The Conway community came together to canvass neighborhoods for leads about a missing 14-year-old girl Sunday afternoon, and residents say they’ve done so in the absence of police action.
The canvassing came after parties made weekend searches for Tanvi Marupally through Petit Jean and Woolly Hollow State Parks, which returned no leads.
Residents met for canvassing assignments at Northside Church of Christ, which is connected to Davis Street, where Marupally was last seen walking north Jan. 17, according to the Conway Police Department’s Facebook posts.
Jenny Wallace, a stay-at-home mom, said Marupally befriended her daughter when she was a new student at Conway Junior High School.
Wallace said she’s been organizing the searches with a lot of help.
“I have noticed that a lot of things have gone undone that should have been done in the first week or two of her missing, and so I’ve just tried to make as much noise as possible about it, to try to get the community to bridge that gap,” she said.
Wallace said, “Her parents have come against so many obstacles that … many in the community wouldn’t have come against if it had been our child.”

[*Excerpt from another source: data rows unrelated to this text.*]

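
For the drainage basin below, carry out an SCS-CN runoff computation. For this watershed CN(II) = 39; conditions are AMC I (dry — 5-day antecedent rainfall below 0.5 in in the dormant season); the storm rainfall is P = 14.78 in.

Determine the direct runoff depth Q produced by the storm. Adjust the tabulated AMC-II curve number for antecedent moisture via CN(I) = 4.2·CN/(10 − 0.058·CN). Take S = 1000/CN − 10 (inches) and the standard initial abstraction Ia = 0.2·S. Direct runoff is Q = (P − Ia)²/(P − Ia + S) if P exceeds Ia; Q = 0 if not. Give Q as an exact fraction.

CN(I) from CN(II)=39: (4.2·39)/(10 − 0.058·39) = 81900/3869 ≈ 21.168
S = 1000/(81900/3869) − 10 = 30500/819 in ≈ 37.241 in
Initial abstraction Ia = S/5 = (30500/819)/5 = 6100/819 ≈ 7.448 in
Excess rainfall: 14.780 − 7.448 = 7.332 in; P > Ia so Q > 0
Q = (300241/40950)²/((300241/40950) + 30500/819) = (90144658081/1676902500)/(1825241/40950) = 90144658081/74743618950 in ≈ 1.206 in

Q = 90144658081/74743618950 in ≈ 1.206 in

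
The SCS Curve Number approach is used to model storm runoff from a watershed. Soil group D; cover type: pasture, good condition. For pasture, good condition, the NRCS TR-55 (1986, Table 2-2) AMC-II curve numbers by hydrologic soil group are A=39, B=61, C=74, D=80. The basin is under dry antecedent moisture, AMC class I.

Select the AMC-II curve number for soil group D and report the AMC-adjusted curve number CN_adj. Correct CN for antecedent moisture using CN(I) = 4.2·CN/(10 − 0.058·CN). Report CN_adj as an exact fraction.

CN_adj = 4200/67 ≈ 62.687

NRCS table: pasture, good condition, soil group D → CN(II) = 80
Dry (AMC I): CN(I) = 4.2·80/(10 − 0.058·80) = 336/(134/25) = 4200/67 ≈ 62.687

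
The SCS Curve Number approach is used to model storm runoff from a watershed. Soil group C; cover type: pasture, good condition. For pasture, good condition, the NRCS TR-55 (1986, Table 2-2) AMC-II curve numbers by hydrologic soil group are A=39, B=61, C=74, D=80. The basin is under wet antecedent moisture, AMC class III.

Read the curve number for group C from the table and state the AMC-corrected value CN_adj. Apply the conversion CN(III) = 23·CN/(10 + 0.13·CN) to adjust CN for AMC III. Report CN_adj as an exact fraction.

CN_adj = 85100/981 ≈ 86.748

NRCS table: pasture, good condition, soil group C → CN(II) = 74
Adjust CN=74 to AMC III: 23·74/(10 + 0.13·74) → 1702 ÷ (981/50) = 85100/981 ≈ 86.748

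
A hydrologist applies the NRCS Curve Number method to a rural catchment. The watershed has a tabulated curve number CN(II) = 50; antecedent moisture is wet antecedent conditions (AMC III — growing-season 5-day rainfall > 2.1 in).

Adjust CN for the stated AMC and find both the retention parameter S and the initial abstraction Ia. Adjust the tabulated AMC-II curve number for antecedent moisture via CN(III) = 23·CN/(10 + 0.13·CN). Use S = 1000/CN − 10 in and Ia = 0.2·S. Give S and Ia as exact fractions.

Wet (AMC III): CN(III) = 23·50/(10 + 0.13·50) = 1150/(33/2) = 2300/33 ≈ 69.697
Max retention: S = 1000/(2300/33) − 10 = 100/23 in (≈ 4.348 in)
Ia = 0.2S: 0.2·4.348 = 0.870 in (exactly 20/23)

S = 100/23 in ≈ 4.348 in; Ia = 20/23 in ≈ 0.870 in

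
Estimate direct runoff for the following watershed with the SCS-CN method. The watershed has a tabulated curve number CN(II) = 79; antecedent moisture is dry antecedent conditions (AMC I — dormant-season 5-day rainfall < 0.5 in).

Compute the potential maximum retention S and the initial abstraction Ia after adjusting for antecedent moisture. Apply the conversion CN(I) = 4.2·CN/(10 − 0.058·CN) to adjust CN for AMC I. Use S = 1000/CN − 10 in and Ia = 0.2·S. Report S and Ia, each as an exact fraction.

CN(I) from CN(II)=79: (4.2·79)/(10 − 0.058·79) = 7900/129 ≈ 61.240
Max retention: S = 1000/(7900/129) − 10 = 500/79 in (≈ 6.329 in)
Ia = 0.2S: 0.2·6.329 = 1.266 in (exactly 100/79)

S = 500/79 in ≈ 6.329 in; Ia = 100/79 in ≈ 1.266 in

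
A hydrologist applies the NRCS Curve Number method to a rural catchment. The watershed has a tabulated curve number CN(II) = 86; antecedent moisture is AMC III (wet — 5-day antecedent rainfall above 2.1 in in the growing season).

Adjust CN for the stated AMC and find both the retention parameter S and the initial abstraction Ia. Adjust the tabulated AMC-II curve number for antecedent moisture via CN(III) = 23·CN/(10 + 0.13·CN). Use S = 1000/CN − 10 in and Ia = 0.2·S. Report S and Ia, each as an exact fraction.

Wet (AMC III): CN(III) = 23·86/(10 + 0.13·86) = 1978/(1059/50) = 98900/1059 ≈ 93.390
Retention S: 1000/CN − 10 with CN=93.390 → S = 700/989 ≈ 0.708 in
Ia = 0.2·(700/989) = 140/989 in ≈ 0.142 in

S = 700/989 in ≈ 0.708 in; Ia = 140/989 in ≈ 0.142 in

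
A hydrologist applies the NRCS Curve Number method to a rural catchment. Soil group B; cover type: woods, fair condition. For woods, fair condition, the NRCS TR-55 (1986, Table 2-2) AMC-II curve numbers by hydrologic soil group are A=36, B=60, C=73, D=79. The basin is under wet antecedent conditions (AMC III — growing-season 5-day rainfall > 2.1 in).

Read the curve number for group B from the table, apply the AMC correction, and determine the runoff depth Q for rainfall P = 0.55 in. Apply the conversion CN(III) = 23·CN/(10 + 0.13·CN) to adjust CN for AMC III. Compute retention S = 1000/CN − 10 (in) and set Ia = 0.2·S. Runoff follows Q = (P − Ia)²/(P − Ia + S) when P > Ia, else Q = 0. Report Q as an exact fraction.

NRCS table: woods, fair condition, soil group B → CN(II) = 60
Wet (AMC III): CN(III) = 23·60/(10 + 0.13·60) = 1380/(89/5) = 6900/89 ≈ 77.528
Retention S: 1000/CN − 10 with CN=77.528 → S = 200/69 ≈ 2.899 in
Ia = 0.2S: 0.2·2.899 = 0.580 in (exactly 40/69)
P = 0.550 ≤ Ia = 0.580 in: entire storm abstracted, Q = 0.

Q = 0 in ≈ 0.000 in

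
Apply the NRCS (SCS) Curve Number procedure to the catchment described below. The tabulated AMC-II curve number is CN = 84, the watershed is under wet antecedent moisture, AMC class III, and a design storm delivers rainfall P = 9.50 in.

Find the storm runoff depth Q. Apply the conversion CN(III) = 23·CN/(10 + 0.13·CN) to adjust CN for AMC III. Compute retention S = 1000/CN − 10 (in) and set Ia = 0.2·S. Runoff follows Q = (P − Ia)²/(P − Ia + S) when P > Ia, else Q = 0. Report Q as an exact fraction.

Q = 81306289/9483222 in ≈ 8.574 in

CN(III) from CN(II)=84: (23·84)/(10 + 0.13·84) = 48300/523 ≈ 92.352
Max retention: S = 1000/(48300/523) − 10 = 400/483 in (≈ 0.828 in)
Ia = 0.2S: 0.2·0.828 = 0.166 in (exactly 80/483)
Since P=9.500 > Ia=0.166: effective rainfall P−Ia = 9017/966 in
Runoff Q = (P−Ia)²/(P−Ia+S) = (9.334)²/(9.334+0.828) = 81306289/9483222 ≈ 8.574 in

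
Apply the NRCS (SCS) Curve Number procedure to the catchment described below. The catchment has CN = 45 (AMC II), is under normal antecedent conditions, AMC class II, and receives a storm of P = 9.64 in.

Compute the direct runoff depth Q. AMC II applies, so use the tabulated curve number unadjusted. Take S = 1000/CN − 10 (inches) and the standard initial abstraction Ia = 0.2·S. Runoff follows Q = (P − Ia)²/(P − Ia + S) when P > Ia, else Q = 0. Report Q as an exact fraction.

AMC II — tabulated CN = 45 applies directly.
Retention S: 1000/CN − 10 with CN=45.000 → S = 110/9 ≈ 12.222 in
Initial abstraction Ia = S/5 = (110/9)/5 = 22/9 ≈ 2.444 in
P − Ia = 9.640 − 2.444 = 1619/225 ≈ 7.196 in (> 0, runoff occurs)
Q: (1619/225)² ÷ (4369/225) = 2621161/983025 in (≈ 2.666 in)

Q = 2621161/983025 in ≈ 2.666 in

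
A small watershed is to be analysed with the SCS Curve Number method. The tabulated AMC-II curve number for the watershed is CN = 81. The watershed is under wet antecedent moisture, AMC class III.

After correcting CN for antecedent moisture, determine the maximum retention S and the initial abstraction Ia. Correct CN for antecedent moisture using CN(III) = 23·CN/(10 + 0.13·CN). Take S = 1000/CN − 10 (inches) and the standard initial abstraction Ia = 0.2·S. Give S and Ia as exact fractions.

S = 1900/1863 in ≈ 1.020 in; Ia = 380/1863 in ≈ 0.204 in

Adjust CN=81 to AMC III: 23·81/(10 + 0.13·81) → 1863 ÷ (2053/100) = 186300/2053 ≈ 90.745
Retention S: 1000/CN − 10 with CN=90.745 → S = 1900/1863 ≈ 1.020 in
Ia = 0.2S: 0.2·1.020 = 0.204 in (exactly 380/1863)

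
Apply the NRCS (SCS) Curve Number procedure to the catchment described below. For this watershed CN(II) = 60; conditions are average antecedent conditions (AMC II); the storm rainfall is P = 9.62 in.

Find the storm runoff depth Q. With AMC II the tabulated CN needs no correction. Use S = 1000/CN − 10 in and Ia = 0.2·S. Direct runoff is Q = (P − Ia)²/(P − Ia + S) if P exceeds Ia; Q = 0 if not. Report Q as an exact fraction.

Q = 1545049/336450 in ≈ 4.592 in

AMC II — tabulated CN = 60 applies directly.
Retention S: 1000/CN − 10 with CN=60.000 → S = 20/3 ≈ 6.667 in
Ia = 0.2·(20/3) = 4/3 in ≈ 1.333 in
Excess rainfall: 9.620 − 1.333 = 8.287 in; P > Ia so Q > 0
Runoff Q = (P−Ia)²/(P−Ia+S) = (8.287)²/(8.287+6.667) = 1545049/336450 ≈ 4.592 in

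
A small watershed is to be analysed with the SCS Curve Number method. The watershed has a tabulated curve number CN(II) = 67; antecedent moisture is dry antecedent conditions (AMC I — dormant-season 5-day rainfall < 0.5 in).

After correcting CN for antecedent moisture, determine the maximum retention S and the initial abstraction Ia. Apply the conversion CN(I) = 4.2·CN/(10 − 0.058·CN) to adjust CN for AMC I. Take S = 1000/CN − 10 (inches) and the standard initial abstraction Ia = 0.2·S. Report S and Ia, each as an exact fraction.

Adjust CN=67 to AMC I: 4.2·67/(10 − 0.058·67) → (1407/5) ÷ (3057/500) = 46900/1019 ≈ 46.026
Retention S: 1000/CN − 10 with CN=46.026 → S = 5500/469 ≈ 11.727 in
Ia = 0.2S: 0.2·11.727 = 2.345 in (exactly 1100/469)

S = 5500/469 in ≈ 11.727 in; Ia = 1100/469 in ≈ 2.345 in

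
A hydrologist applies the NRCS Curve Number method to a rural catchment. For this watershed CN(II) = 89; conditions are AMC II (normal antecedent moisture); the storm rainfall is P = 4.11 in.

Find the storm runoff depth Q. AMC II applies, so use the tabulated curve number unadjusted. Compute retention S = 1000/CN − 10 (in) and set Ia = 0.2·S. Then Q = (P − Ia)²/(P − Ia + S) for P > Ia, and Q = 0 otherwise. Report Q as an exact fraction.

Q = 1181915641/403873100 in ≈ 2.926 in

AMC II — tabulated CN = 89 applies directly.
Retention S: 1000/CN − 10 with CN=89.000 → S = 110/89 ≈ 1.236 in
Ia = 0.2·(110/89) = 22/89 in ≈ 0.247 in
Since P=4.110 > Ia=0.247: effective rainfall P−Ia = 34379/8900 in
Q: (34379/8900)² ÷ (45379/8900) = 1181915641/403873100 in (≈ 2.926 in)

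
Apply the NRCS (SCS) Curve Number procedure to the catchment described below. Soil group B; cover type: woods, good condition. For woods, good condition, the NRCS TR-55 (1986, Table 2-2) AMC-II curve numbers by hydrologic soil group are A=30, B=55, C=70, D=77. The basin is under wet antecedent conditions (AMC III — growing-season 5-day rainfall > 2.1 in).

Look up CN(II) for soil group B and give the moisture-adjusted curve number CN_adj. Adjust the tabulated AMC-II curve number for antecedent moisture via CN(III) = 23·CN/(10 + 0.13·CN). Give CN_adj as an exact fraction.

CN_adj = 25300/343 ≈ 73.761

NRCS table: woods, good condition, soil group B → CN(II) = 55
Wet (AMC III): CN(III) = 23·55/(10 + 0.13·55) = 1265/(343/20) = 25300/343 ≈ 73.761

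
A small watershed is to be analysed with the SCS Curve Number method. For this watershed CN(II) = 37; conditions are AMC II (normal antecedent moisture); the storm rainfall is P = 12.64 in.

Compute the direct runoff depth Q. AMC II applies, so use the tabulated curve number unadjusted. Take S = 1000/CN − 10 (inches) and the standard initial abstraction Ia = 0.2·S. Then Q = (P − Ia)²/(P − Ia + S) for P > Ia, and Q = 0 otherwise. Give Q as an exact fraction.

Q = 18241441/5617525 in ≈ 3.247 in

CN(II) = 37; AMC II needs no correction.
Max retention: S = 1000/37 − 10 = 630/37 in (≈ 17.027 in)
Ia = 0.2S: 0.2·17.027 = 3.405 in (exactly 126/37)
P − Ia = 12.640 − 3.405 = 8542/925 ≈ 9.235 in (> 0, runoff occurs)
Q = (8542/925)²/((8542/925) + 630/37) = (72965764/855625)/(24292/925) = 18241441/5617525 in ≈ 3.247 in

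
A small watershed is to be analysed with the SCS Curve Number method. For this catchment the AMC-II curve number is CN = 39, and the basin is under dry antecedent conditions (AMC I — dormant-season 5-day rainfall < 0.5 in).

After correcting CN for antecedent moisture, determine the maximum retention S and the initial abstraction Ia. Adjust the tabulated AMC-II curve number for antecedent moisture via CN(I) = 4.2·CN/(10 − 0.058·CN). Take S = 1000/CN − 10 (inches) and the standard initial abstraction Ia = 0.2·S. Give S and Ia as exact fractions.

Dry (AMC I): CN(I) = 4.2·39/(10 − 0.058·39) = (819/5)/(3869/500) = 81900/3869 ≈ 21.168
S = 1000/(81900/3869) − 10 = 30500/819 in ≈ 37.241 in
Initial abstraction Ia = S/5 = (30500/819)/5 = 6100/819 ≈ 7.448 in

S = 30500/819 in ≈ 37.241 in; Ia = 6100/819 in ≈ 7.448 in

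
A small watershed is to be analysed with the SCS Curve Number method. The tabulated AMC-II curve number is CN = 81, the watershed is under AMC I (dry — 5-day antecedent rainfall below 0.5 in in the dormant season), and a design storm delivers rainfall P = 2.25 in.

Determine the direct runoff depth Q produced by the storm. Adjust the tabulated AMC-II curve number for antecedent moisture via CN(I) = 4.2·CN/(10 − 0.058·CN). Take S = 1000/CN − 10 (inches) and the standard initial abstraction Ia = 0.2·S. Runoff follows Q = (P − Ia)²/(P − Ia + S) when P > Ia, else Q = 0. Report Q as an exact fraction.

Adjust CN=81 to AMC I: 4.2·81/(10 − 0.058·81) → (1701/5) ÷ (2651/500) = 170100/2651 ≈ 64.164
S = 1000/(170100/2651) − 10 = 9500/1701 in ≈ 5.585 in
Initial abstraction Ia = S/5 = (9500/1701)/5 = 1900/1701 ≈ 1.117 in
P − Ia = 2.250 − 1.117 = 7709/6804 ≈ 1.133 in (> 0, runoff occurs)
Runoff Q = (P−Ia)²/(P−Ia+S) = (1.133)²/(1.133+5.585) = 59428681/311004036 ≈ 0.191 in

Q = 59428681/311004036 in ≈ 0.191 in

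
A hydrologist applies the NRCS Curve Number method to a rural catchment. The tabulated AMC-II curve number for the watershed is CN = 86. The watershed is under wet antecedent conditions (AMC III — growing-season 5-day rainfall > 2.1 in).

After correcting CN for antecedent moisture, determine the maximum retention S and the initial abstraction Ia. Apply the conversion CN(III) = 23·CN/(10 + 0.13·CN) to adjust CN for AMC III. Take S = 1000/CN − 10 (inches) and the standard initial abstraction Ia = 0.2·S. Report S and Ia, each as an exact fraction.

CN(III) from CN(II)=86: (23·86)/(10 + 0.13·86) = 98900/1059 ≈ 93.390
Retention S: 1000/CN − 10 with CN=93.390 → S = 700/989 ≈ 0.708 in
Initial abstraction Ia = S/5 = (700/989)/5 = 140/989 ≈ 0.142 in

S = 700/989 in ≈ 0.708 in; Ia = 140/989 in ≈ 0.142 in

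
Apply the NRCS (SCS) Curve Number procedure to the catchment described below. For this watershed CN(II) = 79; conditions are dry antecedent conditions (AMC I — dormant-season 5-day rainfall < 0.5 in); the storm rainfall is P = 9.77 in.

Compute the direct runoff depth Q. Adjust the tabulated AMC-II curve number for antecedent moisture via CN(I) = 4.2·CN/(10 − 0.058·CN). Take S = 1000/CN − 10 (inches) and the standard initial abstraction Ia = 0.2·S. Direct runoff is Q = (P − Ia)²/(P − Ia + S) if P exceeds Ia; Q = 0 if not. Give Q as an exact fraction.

Q = 4513555489/925745700 in ≈ 4.876 in

Adjust CN=79 to AMC I: 4.2·79/(10 − 0.058·79) → (1659/5) ÷ (2709/500) = 7900/129 ≈ 61.240
Max retention: S = 1000/(7900/129) − 10 = 500/79 in (≈ 6.329 in)
Initial abstraction Ia = S/5 = (500/79)/5 = 100/79 ≈ 1.266 in
P − Ia = 9.770 − 1.266 = 67183/7900 ≈ 8.504 in (> 0, runoff occurs)
Q = (67183/7900)²/((67183/7900) + 500/79) = (4513555489/62410000)/(117183/7900) = 4513555489/925745700 in ≈ 4.876 in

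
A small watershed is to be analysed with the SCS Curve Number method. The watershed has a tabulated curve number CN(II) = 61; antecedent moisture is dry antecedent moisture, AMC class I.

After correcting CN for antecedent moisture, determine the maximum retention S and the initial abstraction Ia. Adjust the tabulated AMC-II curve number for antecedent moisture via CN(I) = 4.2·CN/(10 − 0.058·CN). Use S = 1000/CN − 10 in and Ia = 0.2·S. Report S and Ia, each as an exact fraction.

S = 6500/427 in ≈ 15.222 in; Ia = 1300/427 in ≈ 3.044 in

CN(I) from CN(II)=61: (4.2·61)/(10 − 0.058·61) = 42700/1077 ≈ 39.647
S = 1000/(42700/1077) − 10 = 6500/427 in ≈ 15.222 in
Ia = 0.2S: 0.2·15.222 = 3.044 in (exactly 1300/427)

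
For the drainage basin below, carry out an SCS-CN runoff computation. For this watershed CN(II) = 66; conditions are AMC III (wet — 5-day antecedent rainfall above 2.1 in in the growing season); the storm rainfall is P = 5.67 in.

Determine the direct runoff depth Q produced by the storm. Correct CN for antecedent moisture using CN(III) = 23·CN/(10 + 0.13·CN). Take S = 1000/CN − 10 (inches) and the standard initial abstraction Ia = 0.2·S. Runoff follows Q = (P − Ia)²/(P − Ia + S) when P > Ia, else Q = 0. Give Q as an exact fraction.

CN(III) from CN(II)=66: (23·66)/(10 + 0.13·66) = 75900/929 ≈ 81.701
Max retention: S = 1000/(75900/929) − 10 = 1700/759 in (≈ 2.240 in)
Ia = 0.2S: 0.2·2.240 = 0.448 in (exactly 340/759)
P − Ia = 5.670 − 0.448 = 396353/75900 ≈ 5.222 in (> 0, runoff occurs)
Q = (396353/75900)²/((396353/75900) + 1700/759) = (157095700609/5760810000)/(566353/75900) = 157095700609/42986192700 in ≈ 3.655 in

Q = 157095700609/42986192700 in ≈ 3.655 in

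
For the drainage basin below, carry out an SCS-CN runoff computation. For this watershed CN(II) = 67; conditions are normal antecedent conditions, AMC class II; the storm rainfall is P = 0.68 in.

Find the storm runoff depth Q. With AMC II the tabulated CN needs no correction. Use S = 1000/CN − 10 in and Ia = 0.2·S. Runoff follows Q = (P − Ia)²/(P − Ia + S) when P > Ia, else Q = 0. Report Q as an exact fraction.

Q = 0 in ≈ 0.000 in

Average conditions: CN = 67 (no AMC adjustment).
Retention S: 1000/CN − 10 with CN=67.000 → S = 330/67 ≈ 4.925 in
Initial abstraction Ia = S/5 = (330/67)/5 = 66/67 ≈ 0.985 in
P = 0.680 ≤ Ia = 0.985 in: entire storm abstracted, Q = 0.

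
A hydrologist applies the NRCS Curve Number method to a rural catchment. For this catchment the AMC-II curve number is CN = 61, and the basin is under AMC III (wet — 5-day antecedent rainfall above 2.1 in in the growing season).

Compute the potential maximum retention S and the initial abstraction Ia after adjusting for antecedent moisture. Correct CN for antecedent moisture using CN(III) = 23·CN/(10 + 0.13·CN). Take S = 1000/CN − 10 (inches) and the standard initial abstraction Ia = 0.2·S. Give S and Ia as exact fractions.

Wet (AMC III): CN(III) = 23·61/(10 + 0.13·61) = 1403/(1793/100) = 140300/1793 ≈ 78.249
Max retention: S = 1000/(140300/1793) − 10 = 3900/1403 in (≈ 2.780 in)
Initial abstraction Ia = S/5 = (3900/1403)/5 = 780/1403 ≈ 0.556 in

S = 3900/1403 in ≈ 2.780 in; Ia = 780/1403 in ≈ 0.556 in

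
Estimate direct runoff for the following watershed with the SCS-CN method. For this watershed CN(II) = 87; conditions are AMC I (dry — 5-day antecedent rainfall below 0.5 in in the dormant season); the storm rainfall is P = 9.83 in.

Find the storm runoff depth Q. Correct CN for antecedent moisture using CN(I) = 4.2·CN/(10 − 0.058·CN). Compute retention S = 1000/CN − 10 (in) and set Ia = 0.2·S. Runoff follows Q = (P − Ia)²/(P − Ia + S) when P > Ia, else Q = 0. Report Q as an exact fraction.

Adjust CN=87 to AMC I: 4.2·87/(10 − 0.058·87) → (1827/5) ÷ (2477/500) = 182700/2477 ≈ 73.759
S = 1000/(182700/2477) − 10 = 6500/1827 in ≈ 3.558 in
Ia = 0.2·(6500/1827) = 1300/1827 in ≈ 0.712 in
P − Ia = 9.830 − 0.712 = 1665941/182700 ≈ 9.118 in (> 0, runoff occurs)
Runoff Q = (P−Ia)²/(P−Ia+S) = (9.118)²/(9.118+3.558) = 2775359415481/423122420700 ≈ 6.559 in

Q = 2775359415481/423122420700 in ≈ 6.559 in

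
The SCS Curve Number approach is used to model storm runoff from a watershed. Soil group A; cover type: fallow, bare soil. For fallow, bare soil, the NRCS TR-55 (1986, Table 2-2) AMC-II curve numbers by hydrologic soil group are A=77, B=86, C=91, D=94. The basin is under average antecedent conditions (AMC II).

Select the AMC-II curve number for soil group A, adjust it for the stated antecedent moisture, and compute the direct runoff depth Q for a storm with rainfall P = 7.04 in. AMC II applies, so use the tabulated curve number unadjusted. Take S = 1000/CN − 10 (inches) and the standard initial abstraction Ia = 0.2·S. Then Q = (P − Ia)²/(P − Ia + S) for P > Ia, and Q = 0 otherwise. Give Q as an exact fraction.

NRCS table: fallow, bare soil, soil group A → CN(II) = 77
Average conditions: CN = 77 (no AMC adjustment).
Retention S: 1000/CN − 10 with CN=77.000 → S = 230/77 ≈ 2.987 in
Ia = 0.2S: 0.2·2.987 = 0.597 in (exactly 46/77)
Since P=7.040 > Ia=0.597: effective rainfall P−Ia = 12402/1925 in
Q: (12402/1925)² ÷ (18152/1925) = 38452401/8735650 in (≈ 4.402 in)

Q = 38452401/8735650 in ≈ 4.402 in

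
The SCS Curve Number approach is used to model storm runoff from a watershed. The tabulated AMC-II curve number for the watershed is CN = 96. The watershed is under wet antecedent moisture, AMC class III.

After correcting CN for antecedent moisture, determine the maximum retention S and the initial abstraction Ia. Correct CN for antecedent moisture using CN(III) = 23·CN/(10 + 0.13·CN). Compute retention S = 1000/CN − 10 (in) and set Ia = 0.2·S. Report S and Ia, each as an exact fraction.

S = 25/138 in ≈ 0.181 in; Ia = 5/138 in ≈ 0.036 in

Wet (AMC III): CN(III) = 23·96/(10 + 0.13·96) = 2208/(562/25) = 27600/281 ≈ 98.221
Retention S: 1000/CN − 10 with CN=98.221 → S = 25/138 ≈ 0.181 in
Initial abstraction Ia = S/5 = (25/138)/5 = 5/138 ≈ 0.036 in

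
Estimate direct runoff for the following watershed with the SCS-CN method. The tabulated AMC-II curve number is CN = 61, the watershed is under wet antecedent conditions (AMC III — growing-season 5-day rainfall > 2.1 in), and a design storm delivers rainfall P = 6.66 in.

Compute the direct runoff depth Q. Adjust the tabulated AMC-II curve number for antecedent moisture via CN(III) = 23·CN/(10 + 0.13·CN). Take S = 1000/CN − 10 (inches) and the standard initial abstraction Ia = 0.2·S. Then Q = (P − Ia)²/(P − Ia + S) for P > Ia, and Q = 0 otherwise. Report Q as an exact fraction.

Wet (AMC III): CN(III) = 23·61/(10 + 0.13·61) = 1403/(1793/100) = 140300/1793 ≈ 78.249
Max retention: S = 1000/(140300/1793) − 10 = 3900/1403 in (≈ 2.780 in)
Initial abstraction Ia = S/5 = (3900/1403)/5 = 780/1403 ≈ 0.556 in
Since P=6.660 > Ia=0.556: effective rainfall P−Ia = 428199/70150 in
Runoff Q = (P−Ia)²/(P−Ia+S) = (6.104)²/(6.104+2.780) = 61118127867/14572469950 ≈ 4.194 in

Q = 61118127867/14572469950 in ≈ 4.194 in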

“Our biggest thing right now is just trying our hardest to get anything on camera,” Wallace said. “That’s why we would love a press conference, love for the police department to beg the community to watch their videos, because that is our best chance of putting together clues, and we just haven’t had any luck with that,” she said.
Gary Logan, an organizer and former Conway principal, said, “Just to think that we’re at the three-week point, and then we’re just now having mass searches. Not what we would think in our town, but it’s the harsh reality of where we are, so we just deal with it.”
Logan said the community would like to see more from the police.
“We understand that there’s only a finite amount of resources, but most certainly we would like to see more urgency and more of a response,” Logan said.
Logan first learned that Marupally was missing on Facebook, where posts about her from local residents and the Conway Police Department have been liked and shared hundreds of times in an effort to increase awareness.
Marilyn Chapman, a Conway Junior High School librarian, helped assign volunteers streets to canvass.
“I’m grateful for the community. I was starting to feel hopeless, kind of, but then everybody showed up and it kind of made me feel rejuvenated,” Chapman said.
They used a large map of Conway and highlighter markers to keep track of areas already searched.
The organizers also provided volunteers with stacks of missing posters to hand out and hang around Conway and scripts to go door-to-door.
Community members donated water and snacks for the canvassers, and the Northside Church of Christ was open for volunteers to pray or use the restroom.
Wallace said the community should pressure the police to respond more.
“I feel like there is more being done now, but we’re coming into week three,” Wallace said. “She’s a missing teen. She’s a 14 year old, and she’s missing and endangered. I wish that we could focus on that instead of insisting she’s run away.”
“I also feel like there’s no police presence today helping,” she said.
Wallace said Marupally ran away before, but only for a day.
“This is a totally different situation … and it’s winter. She has no cellphone, she’s 14, she has no social media.”
“I have been told by the police that the chief has said there will be no press conference for this child, and that’s very perplexing to make a statement on that … for a case that is active, for a community that’s begging to help bring this child home.”
Wallace, gesturing to the street behind her, said, “Davis was the last street she was seen on. The railroad tracks are right down here. We didn’t know, did she cross the railroad, or did she go on either side of the railroad?”
Wallace said she wanted to know if a nearby apartment complex’s cameras had seen Marupally.
“I called them and asked about the footage 13 days in. No one had known. No police officer had spoken to them. It is the very next camera she would have been caught on,” she said, adding that the camera’s angle was too low to show someone walking by the tracks anyway.
“When I asked the police about that, he just said, we just must have missed that. But I asked him also, then tell me how many videos have been viewed. How many Ring videos of residences have been viewed? And he said zero,” Wallace said.
Wallace said she’s received hundreds of Facebook messages offering to help and that the community’s been amazing.
“I raised money to put up billboards and buy banners, and we were able to afford two billboards, like 20 banners, some magnets. But, then probably six to seven more people have donated digital billboards, just free,” Wallace said.
She said, “The community has really risen, and I think it’s because they feel like, why has enough not been done?”